For hospitals and health systems around the country, the last few years have been characterized by increased financial pressures that have resulted in reduced top-line revenue and operating margins. These financial pressures come from the revenue side in the form of reduced reimbursement from payers, increased no-pay patient volume, and a lack of physicians; and from the expense side, in the form of IT infrastructure to deal with reform issues, and subsidies for physician employment, among others. These pressures have hospital administrators calling us with questions about how to grow revenue, and for that growth to be profitable.

Below, we’ve listed seven tactics that are typically addressed in physician alignment plans facilitated by HSG. In our experience, the following seven strategies are applicable to most markets, and will not likely be impacted by changes to healthcare reform:

  1. Develop your physician alignment model…whether its employment, co-management, or something else entirely. If employing physicians, develop a common compensation model that incents the physicians to produce VALUE, not just volume, for the hospital. Alignment also ensures provider availability, reducing the risk to profitable service lines in the hospital.

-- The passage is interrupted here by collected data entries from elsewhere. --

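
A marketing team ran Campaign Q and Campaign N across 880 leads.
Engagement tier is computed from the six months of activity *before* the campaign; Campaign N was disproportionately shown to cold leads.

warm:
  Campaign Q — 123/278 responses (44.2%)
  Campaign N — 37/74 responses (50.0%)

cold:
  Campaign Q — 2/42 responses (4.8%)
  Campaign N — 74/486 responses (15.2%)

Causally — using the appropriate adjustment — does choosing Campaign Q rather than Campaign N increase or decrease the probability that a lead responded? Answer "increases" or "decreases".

decreases

The engagement tier-specific comparison favours Campaign N throughout, but the pooled figures favour Campaign Q. The question is whether to condition on engagement tier.
Engagement tier differs across campaigns for reasons unrelated to any effect of the campaign itself, and it separately predicts the outcome — a classic confounder. We must compare within engagement tier levels.
Within each level — warm: 44.2% vs 50.0%; cold: 4.8% vs 15.2% — Campaign N is higher every time.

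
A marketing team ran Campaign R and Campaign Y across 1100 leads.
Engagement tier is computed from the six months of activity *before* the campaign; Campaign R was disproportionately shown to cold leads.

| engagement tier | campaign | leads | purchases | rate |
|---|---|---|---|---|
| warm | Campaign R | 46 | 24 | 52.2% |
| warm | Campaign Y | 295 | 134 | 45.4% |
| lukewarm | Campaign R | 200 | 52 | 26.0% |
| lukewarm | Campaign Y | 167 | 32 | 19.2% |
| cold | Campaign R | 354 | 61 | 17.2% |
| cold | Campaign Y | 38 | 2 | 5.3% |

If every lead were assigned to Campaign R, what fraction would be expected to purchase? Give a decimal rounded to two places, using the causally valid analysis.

0.31

Within every engagement tier level Campaign R has the higher rate, yet pooled Campaign Y does — Simpson's reversal.
Here engagement tier is a common cause — it drives both which campaign a case falls under and the outcome. The crude comparison mixes populations; the stratum-specific rates are the causally relevant ones.
Standardising Campaign R to the population engagement tier mix: 0.310·24/46 + 0.334·52/200 + 0.356·61/354 = 0.310.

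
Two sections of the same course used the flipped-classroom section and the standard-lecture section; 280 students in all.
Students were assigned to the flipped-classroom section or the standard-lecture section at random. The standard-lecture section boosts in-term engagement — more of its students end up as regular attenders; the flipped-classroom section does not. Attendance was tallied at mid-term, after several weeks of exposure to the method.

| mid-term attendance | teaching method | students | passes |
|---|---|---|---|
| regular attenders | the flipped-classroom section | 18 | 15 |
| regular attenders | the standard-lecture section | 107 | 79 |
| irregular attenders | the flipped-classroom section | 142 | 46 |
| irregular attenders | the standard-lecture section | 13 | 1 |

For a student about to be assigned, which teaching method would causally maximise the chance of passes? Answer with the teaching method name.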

  2. Assess strategic physician manpower needs…in addition to doing a community need assessment. When doing manpower planning, many hospitals stick to the traditional definition of the Stark III market to meet regulatory requirements. However, in doing so, you are not assessing the need of the other markets your hospital services or could service through an employment strategy.

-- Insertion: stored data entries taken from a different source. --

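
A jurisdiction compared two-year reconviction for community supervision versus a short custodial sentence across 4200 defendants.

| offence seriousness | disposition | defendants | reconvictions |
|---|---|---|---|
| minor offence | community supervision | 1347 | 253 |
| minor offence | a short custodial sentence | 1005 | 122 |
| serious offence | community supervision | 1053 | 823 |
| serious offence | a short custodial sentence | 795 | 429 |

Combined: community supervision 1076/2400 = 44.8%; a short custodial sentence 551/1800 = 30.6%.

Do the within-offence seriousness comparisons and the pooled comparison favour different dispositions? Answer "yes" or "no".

no

Within each offence seriousness level (minor offence 18.8% vs 12.1%; serious offence 78.2% vs 54.0%), a short custodial sentence has the lower rate every time. Pooled: 44.8% vs 30.6% — a short custodial sentence has the lower rate overall. They agree.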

  3. Grow regional volume…through the implementation of a primary care strategy. Evaluate primary care need not only in your immediate market, but in the regional market. Aggregating primary care physicians in key areas, and supporting them through a defined marketing strategy and robust hospitalist program will drive volume to your hospital.
  4. Separate and strengthen physician relationship roles…in order to make sure each role is delivering value to your organization. We typically see the recruitment, services, and liaison functions combined and being executed by one or more people, preventing focus on each area. By separating these roles, and having separate goals for each, accountability, and the likelihood of success, will increase.

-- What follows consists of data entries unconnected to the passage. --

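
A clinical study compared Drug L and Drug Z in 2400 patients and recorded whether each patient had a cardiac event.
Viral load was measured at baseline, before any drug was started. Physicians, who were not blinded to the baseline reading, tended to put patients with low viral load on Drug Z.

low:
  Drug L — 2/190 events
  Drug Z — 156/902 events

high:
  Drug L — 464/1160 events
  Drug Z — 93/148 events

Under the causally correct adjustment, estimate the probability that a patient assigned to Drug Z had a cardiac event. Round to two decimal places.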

  5. Evaluate medical staff capabilities…with a focus on profitable service lines. By evaluating outmigration and market share by DRG within a service line, gaps in capabilities or perceptions in capabilities can be identified, and addressed through your recruitment or marketing strategy.
  6. Involve physicians in addressing clinical challenges…that will impact reimbursement and damage your bottom line. Physician leadership is required in truly impacting the way care is delivered. To address clinical core measures, HCAHPS, readmission rates, and other revenue-impacting quality measures, getting physicians involved is necessary.
  7. Engage self-insured employers…before your competition does. With costs of healthcare rising, self-insured employers are continually looking for ways to reduce costs. Engaging these employers in a discussion to see what mutually beneficial arrangements can be explored is a great first step to driving their volume to your physicians and hospital. Alternatively, ignoring these relationships is a great first step to losing what volume these employers provide to a competitor.